Thanksgiving Comes But Once a Year
by Thornton W. Burgess
Thanksgiving comes but once a year,
But when it comes it brings good cheer.
For in my storehouse on this day
Are piles of good things hid away.
Each day I’ve worked from early morn
To gather acorns, nuts, and corn,
Till now I’ve plenty and to spare
Without a worry or a care.
So light of heart the whole day long,
I’ll sing a glad Thanksgiving song.
This poem is good for discussing rhyming couplets!
Circle the last word in the first two lines in one color; circle the last word in the next two lines in a different color; so forth and so on. Ask your child to look at year and cheer and tell you what he notices about the two words. He should tell you that they rhyme. Then, look at day and away and discuss that they rhyme with each other but not with year and cheer. Explain that when a poem contains a rhyming pair of successive lines, two lines one after another that end with words that rhyme, they are called a rhyming couplet.
You can demonstrate rhyming patterns with legos, colored beads, or little pieces of construction paper.
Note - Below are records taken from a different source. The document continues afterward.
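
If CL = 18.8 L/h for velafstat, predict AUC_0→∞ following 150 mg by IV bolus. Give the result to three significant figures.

AUC_0→∞ = Dose_iv / CL
        = 150 / 18.8 = 7.97872 mg/L·h

AUC = 7.98 mg/L·h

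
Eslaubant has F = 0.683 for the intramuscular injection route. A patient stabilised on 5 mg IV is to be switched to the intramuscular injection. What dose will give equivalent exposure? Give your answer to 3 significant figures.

D_intramuscular = 7.32 mg

For equal systemic exposure: F × D_ev = D_iv
D_ev = D_iv / F = 5 / 0.683 = 7.32064 mg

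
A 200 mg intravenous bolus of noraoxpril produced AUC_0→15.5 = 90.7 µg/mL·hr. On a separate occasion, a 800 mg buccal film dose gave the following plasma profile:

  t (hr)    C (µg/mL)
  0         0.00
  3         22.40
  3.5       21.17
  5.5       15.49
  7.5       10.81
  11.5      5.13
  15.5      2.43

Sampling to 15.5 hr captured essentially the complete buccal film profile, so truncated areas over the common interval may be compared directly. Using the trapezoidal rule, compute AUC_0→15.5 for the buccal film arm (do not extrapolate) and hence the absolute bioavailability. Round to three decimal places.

F = 0.426

Trapezoidal AUC_0→15.5 (buccal film):
  [0→3]: (0.00+22.40)/2 × 3 = 33.6
  [3→3.5]: (22.40+21.17)/2 × 0.5 = 10.8925
  [3.5→5.5]: (21.17+15.49)/2 × 2 = 36.66
  [5.5→7.5]: (15.49+10.81)/2 × 2 = 26.3
  [7.5→11.5]: (10.81+5.13)/2 × 4 = 31.88
  [11.5→15.5]: (5.13+2.43)/2 × 4 = 15.12
  Sum = 154.4525 µg/mL·hr
F = (AUC_ev/D_ev)/(AUC_iv/D_iv) = (154.4525/800)/(90.7/200) = 0.193066/0.4535 = 0.4257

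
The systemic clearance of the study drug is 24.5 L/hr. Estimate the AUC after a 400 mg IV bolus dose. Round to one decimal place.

AUC = 16.3 mg/L·hr

AUC_0→∞ = Dose_iv / CL
        = 400 / 24.5 = 16.3265 mg/L·hr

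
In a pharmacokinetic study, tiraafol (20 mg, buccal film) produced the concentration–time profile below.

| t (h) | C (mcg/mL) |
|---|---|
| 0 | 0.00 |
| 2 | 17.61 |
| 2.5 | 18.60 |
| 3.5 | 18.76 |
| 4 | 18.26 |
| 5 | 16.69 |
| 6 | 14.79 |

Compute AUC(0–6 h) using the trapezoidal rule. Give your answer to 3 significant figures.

AUC = 87.8 mcg/mL·h

Trapezoidal AUC_0→6:
  [0→2]: (0.00+17.61)/2 × 2 = 17.61
  [2→2.5]: (17.61+18.60)/2 × 0.5 = 9.0525
  [2.5→3.5]: (18.60+18.76)/2 × 1 = 18.68
  [3.5→4]: (18.76+18.26)/2 × 0.5 = 9.255
  [4→5]: (18.26+16.69)/2 × 1 = 17.475
  [5→6]: (16.69+14.79)/2 × 1 = 15.74
  Sum = 87.8125 mcg/mL·h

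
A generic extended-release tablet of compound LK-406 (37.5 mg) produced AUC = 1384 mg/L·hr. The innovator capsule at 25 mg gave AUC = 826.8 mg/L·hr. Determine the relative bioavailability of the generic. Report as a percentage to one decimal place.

F_rel = 111.6%

F_rel = (AUC_test/D_test) / (AUC_ref/D_ref)
      = (1384/37.5) / (826.8/25)
      = 36.9067 / 33.072 = 1.1160 = 111.60%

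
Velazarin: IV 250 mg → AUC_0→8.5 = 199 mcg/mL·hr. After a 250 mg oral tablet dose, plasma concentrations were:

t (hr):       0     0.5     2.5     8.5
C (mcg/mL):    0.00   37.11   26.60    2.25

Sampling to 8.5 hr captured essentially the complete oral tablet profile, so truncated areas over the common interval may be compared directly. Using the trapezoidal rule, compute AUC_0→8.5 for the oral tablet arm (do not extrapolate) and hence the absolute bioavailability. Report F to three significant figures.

F = 0.802

Trapezoidal AUC_0→8.5 (oral tablet):
  [0→0.5]: (0.00+37.11)/2 × 0.5 = 9.2775
  [0.5→2.5]: (37.11+26.60)/2 × 2 = 63.71
  [2.5→8.5]: (26.60+2.25)/2 × 6 = 86.55
  Sum = 159.5375 mcg/mL·hr
F = (AUC_ev/D_ev)/(AUC_iv/D_iv) = (159.5375/250)/(199/250) = 0.63815/0.796 = 0.8017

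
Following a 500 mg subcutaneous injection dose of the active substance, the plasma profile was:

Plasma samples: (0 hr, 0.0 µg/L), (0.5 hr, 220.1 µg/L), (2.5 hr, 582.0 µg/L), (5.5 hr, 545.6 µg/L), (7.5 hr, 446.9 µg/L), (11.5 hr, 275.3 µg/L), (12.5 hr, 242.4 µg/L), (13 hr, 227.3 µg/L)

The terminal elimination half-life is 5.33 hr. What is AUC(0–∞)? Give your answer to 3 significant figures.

AUC = 7110 µg/L·hr

Trapezoidal AUC_0→13:
  [0→0.5]: (0.0+220.1)/2 × 0.5 = 55.025
  [0.5→2.5]: (220.1+582.0)/2 × 2 = 802.1
  [2.5→5.5]: (582.0+545.6)/2 × 3 = 1691.4
  [5.5→7.5]: (545.6+446.9)/2 × 2 = 992.5
  [7.5→11.5]: (446.9+275.3)/2 × 4 = 1444.4
  [11.5→12.5]: (275.3+242.4)/2 × 1 = 258.85
  [12.5→13]: (242.4+227.3)/2 × 0.5 = 117.425
  Sum = 5361.7 µg/L·hr
k_e = ln2 / t½ = 0.693147 / 5.33 = 0.1300 hr^-1
Extrapolated tail: C_last / k_e = 227.3 / 0.13 = 1748.462
AUC_0→∞ = 5361.7 + 1748.462 = 7110.162 µg/L·hr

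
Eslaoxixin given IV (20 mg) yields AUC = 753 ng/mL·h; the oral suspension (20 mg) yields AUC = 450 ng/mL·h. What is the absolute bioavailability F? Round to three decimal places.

F = (AUC_ev / D_ev) / (AUC_iv / D_iv)
  = (450/20) / (753/20)
  = 22.5 / 37.65 = 0.5976

F = 0.598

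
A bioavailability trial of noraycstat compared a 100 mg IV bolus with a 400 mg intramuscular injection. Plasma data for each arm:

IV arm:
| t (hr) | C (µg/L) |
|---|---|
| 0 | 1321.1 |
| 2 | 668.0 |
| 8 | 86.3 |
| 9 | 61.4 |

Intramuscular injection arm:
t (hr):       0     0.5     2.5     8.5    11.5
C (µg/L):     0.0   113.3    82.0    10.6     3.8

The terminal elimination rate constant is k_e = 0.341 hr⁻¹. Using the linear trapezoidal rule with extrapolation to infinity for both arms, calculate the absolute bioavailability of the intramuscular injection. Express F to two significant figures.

Trapezoidal AUC_0→9 (IV):
  [0→2]: (1321.1+668.0)/2 × 2 = 1989.1
  [2→8]: (668.0+86.3)/2 × 6 = 2262.9
  [8→9]: (86.3+61.4)/2 × 1 = 73.85
  Sum = 4325.85 µg/L·hr
IV tail: 61.4/0.341 = 180.059; AUC_iv,0→∞ = 4325.85 + 180.059 = 4505.909 µg/L·hr
Trapezoidal AUC_0→11.5 (intramuscular injection):
  [0→0.5]: (0.0+113.3)/2 × 0.5 = 28.325
  [0.5→2.5]: (113.3+82.0)/2 × 2 = 195.3
  [2.5→8.5]: (82.0+10.6)/2 × 6 = 277.8
  [8.5→11.5]: (10.6+3.8)/2 × 3 = 21.6
  Sum = 523.025 µg/L·hr
intramuscular injection tail: 3.8/0.341 = 11.144; AUC_ev,0→∞ = 523.025 + 11.144 = 534.169 µg/L·hr
F = (AUC_ev/D_ev)/(AUC_iv/D_iv) = (534.169/400)/(4505.909/100) = 1.3354225/45.05909 = 0.0296

F = 0.030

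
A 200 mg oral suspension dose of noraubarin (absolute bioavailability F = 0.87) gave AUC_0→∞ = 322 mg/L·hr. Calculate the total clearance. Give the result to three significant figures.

CL = 0.540 L/hr

CL = F × Dose / AUC_0→∞
   = 0.87 × 200 / 322 = 0.540373 L/hr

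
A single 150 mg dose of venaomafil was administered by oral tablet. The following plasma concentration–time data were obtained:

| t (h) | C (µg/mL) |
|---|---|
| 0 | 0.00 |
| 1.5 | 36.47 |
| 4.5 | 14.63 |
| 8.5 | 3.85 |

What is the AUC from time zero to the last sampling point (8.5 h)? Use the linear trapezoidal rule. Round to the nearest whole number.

AUC = 141 µg/mL·h

Trapezoidal AUC_0→8.5:
  [0→1.5]: (0.00+36.47)/2 × 1.5 = 27.3525
  [1.5→4.5]: (36.47+14.63)/2 × 3 = 76.65
  [4.5→8.5]: (14.63+3.85)/2 × 4 = 36.96
  Sum = 140.9625 µg/mL·h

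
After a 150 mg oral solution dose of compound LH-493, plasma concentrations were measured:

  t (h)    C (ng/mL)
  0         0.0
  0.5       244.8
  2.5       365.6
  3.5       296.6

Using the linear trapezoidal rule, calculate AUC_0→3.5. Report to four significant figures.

Trapezoidal AUC_0→3.5:
  [0→0.5]: (0.0+244.8)/2 × 0.5 = 61.2
  [0.5→2.5]: (244.8+365.6)/2 × 2 = 610.4
  [2.5→3.5]: (365.6+296.6)/2 × 1 = 331.1
  Sum = 1002.7 ng/mL·h

AUC = 1003 ng/mL·h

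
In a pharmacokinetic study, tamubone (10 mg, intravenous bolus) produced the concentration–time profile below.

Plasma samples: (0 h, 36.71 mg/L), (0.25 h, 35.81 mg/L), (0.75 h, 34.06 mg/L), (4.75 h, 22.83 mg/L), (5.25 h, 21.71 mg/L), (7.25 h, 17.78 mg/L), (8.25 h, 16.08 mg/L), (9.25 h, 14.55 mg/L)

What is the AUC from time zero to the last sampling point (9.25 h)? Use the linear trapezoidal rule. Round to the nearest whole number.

AUC = 223 mg/L·h

Trapezoidal AUC_0→9.25:
  [0→0.25]: (36.71+35.81)/2 × 0.25 = 9.065
  [0.25→0.75]: (35.81+34.06)/2 × 0.5 = 17.4675
  [0.75→4.75]: (34.06+22.83)/2 × 4 = 113.78
  [4.75→5.25]: (22.83+21.71)/2 × 0.5 = 11.135
  [5.25→7.25]: (21.71+17.78)/2 × 2 = 39.49
  [7.25→8.25]: (17.78+16.08)/2 × 1 = 16.93
  [8.25→9.25]: (16.08+14.55)/2 × 1 = 15.315
  Sum = 223.1825 mg/L·h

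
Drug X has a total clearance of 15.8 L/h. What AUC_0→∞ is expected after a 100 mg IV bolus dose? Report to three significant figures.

AUC_0→∞ = Dose_iv / CL
        = 100 / 15.8 = 6.32911 mg/L·h

AUC = 6.33 mg/L·h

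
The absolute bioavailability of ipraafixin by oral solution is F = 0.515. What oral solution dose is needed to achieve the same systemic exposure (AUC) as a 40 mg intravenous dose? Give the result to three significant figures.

For equal systemic exposure: F × D_ev = D_iv
D_ev = D_iv / F = 40 / 0.515 = 77.6699 mg

D_oral = 77.7 mg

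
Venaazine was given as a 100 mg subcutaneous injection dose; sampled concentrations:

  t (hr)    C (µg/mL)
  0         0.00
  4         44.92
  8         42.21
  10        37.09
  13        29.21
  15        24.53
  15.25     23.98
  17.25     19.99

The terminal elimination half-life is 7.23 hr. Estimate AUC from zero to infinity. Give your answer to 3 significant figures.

AUC = 755 µg/mL·hr

Trapezoidal AUC_0→17.25:
  [0→4]: (0.00+44.92)/2 × 4 = 89.84
  [4→8]: (44.92+42.21)/2 × 4 = 174.26
  [8→10]: (42.21+37.09)/2 × 2 = 79.3
  [10→13]: (37.09+29.21)/2 × 3 = 99.45
  [13→15]: (29.21+24.53)/2 × 2 = 53.74
  [15→15.25]: (24.53+23.98)/2 × 0.25 = 6.06375
  [15.25→17.25]: (23.98+19.99)/2 × 2 = 43.97
  Sum = 546.62375 µg/mL·hr
k_e = ln2 / t½ = 0.693147 / 7.23 = 0.0959 hr^-1
Extrapolated tail: C_last / k_e = 19.99 / 0.0959 = 208.446
AUC_0→∞ = 546.62375 + 208.446 = 755.06975 µg/mL·hr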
For example, in this poem you could use two white legos (year, cheer), two red legos (day, away), two green legos (morn, corn), two blue legos (spare, care), and two yellow legos (long, song).
If your child is older or you want to move past the simple explanation of a pair of successive rhyming lines, you can discuss how couplets usually form a syntactic unit (phrase, clause, or sentence) and share the same meter (pattern of stressed and unstressed syllables in lines of a set length).